Yoga can be a powerful healing tool for overcoming back pain. But there are times when your practice can do more harm than good. “Too often, students don’t back off a pose until there’s pain,” says Jamie Elmer, a yoga instructor in Boulder, Colorado. “Hurting even just alittle bit is a sign that you have to change something.” Elmer challenges students to answer this question: Why are you coming to yoga? “Are you coming for a distraction from something else? That’s what TV is for. A yoga practice without mindfulness can lead to injury quickly.”
If you have a history of lower back pain, keep these do’s and don’ts in mind when you practice, says Elmer:

DO vary the intensity of your practice. “If we do anything repetitively, day after day, and we haven’t built up the internal strength for that activity, the body won’t be ready for it, and injury will result,” says Elmer. Like any type of exercise, mix up the style of yoga you practice. If you do a vigorous, Ashtanga class one day, seek out a more meditative and calming class the next, so you’re not repeating strenuous movements too often.

DON’T go into any pose to your fullest range of motion. “When you’re in that kind of extreme, you’re not using muscle control,” she says.
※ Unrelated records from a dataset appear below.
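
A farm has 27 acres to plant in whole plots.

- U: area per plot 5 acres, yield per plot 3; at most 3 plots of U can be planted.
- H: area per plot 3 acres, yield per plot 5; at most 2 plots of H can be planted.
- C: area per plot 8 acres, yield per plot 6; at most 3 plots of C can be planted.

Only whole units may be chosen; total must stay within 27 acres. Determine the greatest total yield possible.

H has the best ratio (5/3); taking only H gives at most 2×5 = 10 (stopped by the supply cap of 2).
Mixing does better — 1×U, 2×H, and 2×C: area 27 ≤ 27, yield 1·3 + 2·5 + 2·6 = 25.

25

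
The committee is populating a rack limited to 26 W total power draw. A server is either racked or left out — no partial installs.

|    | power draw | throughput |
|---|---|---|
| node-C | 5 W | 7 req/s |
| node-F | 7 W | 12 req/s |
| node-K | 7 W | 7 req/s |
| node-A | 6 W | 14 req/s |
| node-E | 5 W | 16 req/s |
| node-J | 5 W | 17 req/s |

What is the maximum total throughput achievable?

Treat it as a binary knapsack problem.
Allowing fractional choices, the relaxed optimum would be about 63.2, but servers are indivisible.
node-C + node-A + node-E + node-J: power draw 5 + 6 + 5 + 5 = 21 ≤ 26, throughput 7 + 14 + 16 + 17 = 54.
node-F + node-A + node-E + node-J: power draw 7 + 6 + 5 + 5 = 23 ≤ 26, throughput 12 + 14 + 16 + 17 = 59.
node-K + node-A + node-E + node-J: power draw 7 + 6 + 5 + 5 = 23 ≤ 26, throughput 7 + 14 + 16 + 17 = 54.
Best is node-F, node-A, node-E, and node-J with total throughput 59.

59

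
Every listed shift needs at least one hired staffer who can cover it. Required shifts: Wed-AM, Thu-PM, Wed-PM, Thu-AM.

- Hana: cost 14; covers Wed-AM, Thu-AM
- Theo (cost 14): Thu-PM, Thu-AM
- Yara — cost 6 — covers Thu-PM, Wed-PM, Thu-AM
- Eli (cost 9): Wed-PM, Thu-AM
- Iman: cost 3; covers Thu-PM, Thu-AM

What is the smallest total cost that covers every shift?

20

The greedy cost-per-new-shift heuristic would pick Iman, Yara, and Hana for 23, but a cheaper cover exists.
Choose Hana and Yara: together they cover Wed-AM, Thu-PM, Wed-PM, Thu-AM — every shift.
Total cost: 14 + 6 = 20.
No cover costs less than 20.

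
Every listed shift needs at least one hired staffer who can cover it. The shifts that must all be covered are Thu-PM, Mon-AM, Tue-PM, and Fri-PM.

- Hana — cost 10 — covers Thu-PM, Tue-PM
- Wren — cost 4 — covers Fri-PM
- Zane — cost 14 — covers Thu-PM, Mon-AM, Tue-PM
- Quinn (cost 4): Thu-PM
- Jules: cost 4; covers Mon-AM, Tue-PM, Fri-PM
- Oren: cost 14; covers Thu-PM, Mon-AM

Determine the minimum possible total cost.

8

This is a weighted set-cover instance.
Choose Quinn and Jules: together they cover Thu-PM, Mon-AM, Tue-PM, Fri-PM — every shift.
Total cost: 4 + 4 = 8.
No cover costs less than 8.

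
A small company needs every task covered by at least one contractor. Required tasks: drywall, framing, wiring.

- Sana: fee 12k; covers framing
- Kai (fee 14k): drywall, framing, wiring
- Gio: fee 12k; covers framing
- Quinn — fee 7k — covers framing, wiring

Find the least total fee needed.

14

This is a weighted set-cover instance.
The greedy cost-per-new-task heuristic would pick Quinn and Kai for 21, but a cheaper cover exists.
Kai alone covers drywall, framing, wiring — every task.
Total fee: 14.
No cover costs less than 14.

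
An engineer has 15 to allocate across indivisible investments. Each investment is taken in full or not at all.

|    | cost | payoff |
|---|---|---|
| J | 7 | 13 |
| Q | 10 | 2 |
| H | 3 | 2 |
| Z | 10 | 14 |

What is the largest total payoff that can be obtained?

Take H and Z: cost 3 + 10 = 13 ≤ 15, payoff 2 + 14 = 16.
No other feasible combination does better.

16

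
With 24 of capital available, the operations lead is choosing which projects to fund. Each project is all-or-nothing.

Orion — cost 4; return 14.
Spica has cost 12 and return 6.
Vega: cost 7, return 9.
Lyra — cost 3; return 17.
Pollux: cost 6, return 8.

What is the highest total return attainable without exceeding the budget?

This is a 0-1 knapsack instance.
Allowing fractional choices, the relaxed optimum would be about 50.0, but projects are indivisible.
Orion + Vega + Lyra: cost 4 + 7 + 3 = 14 ≤ 24, return 14 + 9 + 17 = 40.
Orion + Vega + Lyra + Pollux: cost 4 + 7 + 3 + 6 = 20 ≤ 24, return 14 + 9 + 17 + 8 = 48.
Best is Orion, Vega, Lyra, and Pollux with total return 48.

48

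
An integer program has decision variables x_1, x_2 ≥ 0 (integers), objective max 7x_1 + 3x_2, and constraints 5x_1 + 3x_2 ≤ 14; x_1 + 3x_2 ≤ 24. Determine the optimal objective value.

(x_1,x_2)=(2,1) is feasible, giving 17.
(x_1,x_2)=(2,0) is feasible, giving 14.
(x_1,x_2)=(1,2) is feasible, giving 13.
No feasible integer point exceeds 17.

17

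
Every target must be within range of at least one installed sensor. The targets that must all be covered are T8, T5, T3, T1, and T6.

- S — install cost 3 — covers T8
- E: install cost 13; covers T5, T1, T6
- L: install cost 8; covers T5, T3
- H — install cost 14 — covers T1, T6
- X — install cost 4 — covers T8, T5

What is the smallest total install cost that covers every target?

This is a weighted set-cover instance.
The greedy cost-per-new-target heuristic would pick X, E, and L for 25, but a cheaper cover exists.
Choose S, E, and L: together they cover T8, T5, T3, T1, T6 — every target.
Total install cost: 3 + 13 + 8 = 24.
No cover costs less than 24.

24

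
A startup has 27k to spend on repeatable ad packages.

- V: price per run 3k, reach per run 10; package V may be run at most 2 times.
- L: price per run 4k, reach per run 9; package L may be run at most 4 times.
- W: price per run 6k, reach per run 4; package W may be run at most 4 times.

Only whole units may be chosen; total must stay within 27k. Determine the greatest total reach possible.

This is a bounded integer knapsack.
2×V, 3×L, and 1×W: price 24 ≤ 27, reach 2·10 + 3·9 + 1·4 = 51.
2×V and 4×L: price 22 ≤ 27, reach 2·10 + 4·9 = 56.
Best is 56.

56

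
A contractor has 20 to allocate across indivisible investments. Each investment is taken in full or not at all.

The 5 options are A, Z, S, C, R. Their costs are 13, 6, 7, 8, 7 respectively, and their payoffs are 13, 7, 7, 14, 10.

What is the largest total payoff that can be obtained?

This is a 0-1 knapsack instance.
C + R: cost 8 + 7 = 15 ≤ 20, payoff 14 + 10 = 24.
Z + S + R: cost 6 + 7 + 7 = 20 ≤ 20, payoff 7 + 7 + 10 = 24.
A + R: cost 13 + 7 = 20 ≤ 20, payoff 13 + 10 = 23.
The maximum payoff is 24; one optimal choice is C and R.

24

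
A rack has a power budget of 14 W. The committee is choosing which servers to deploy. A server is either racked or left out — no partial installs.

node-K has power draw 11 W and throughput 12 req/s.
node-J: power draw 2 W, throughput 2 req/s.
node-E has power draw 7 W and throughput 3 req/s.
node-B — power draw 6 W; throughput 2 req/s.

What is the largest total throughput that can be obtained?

Treat it as a binary knapsack problem.
Allowing fractional choices, the relaxed optimum would be about 14.4, but servers are indivisible.
node-K: power draw 11 ≤ 14, throughput 12.
node-J + node-E: power draw 2 + 7 = 9 ≤ 14, throughput 2 + 3 = 5.
node-K + node-J: power draw 11 + 2 = 13 ≤ 14, throughput 12 + 2 = 14.
Best is node-K and node-J with total throughput 14.

14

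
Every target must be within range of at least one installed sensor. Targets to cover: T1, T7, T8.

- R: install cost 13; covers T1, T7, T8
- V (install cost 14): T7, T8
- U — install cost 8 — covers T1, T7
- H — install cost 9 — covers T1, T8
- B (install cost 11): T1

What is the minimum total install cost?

13

The greedy cost-per-new-target heuristic would pick U and H for 17, but a cheaper cover exists.
R alone covers T1, T7, T8 — every target.
Total install cost: 13.
No cover costs less than 13.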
The result? Risky joint compression in your hips, knees, and spine.

DO use your abdominal muscles and bend your knees when going into a forward bend to prevent overstretching in your lower back.

DO use your abs and keep your legs strong in back-bending poses, including cobra and upward-facing dog.

DON’T twist with a rounded spine. “More important than how deeply you can twist is how long your spine is when you do,” says Elmer.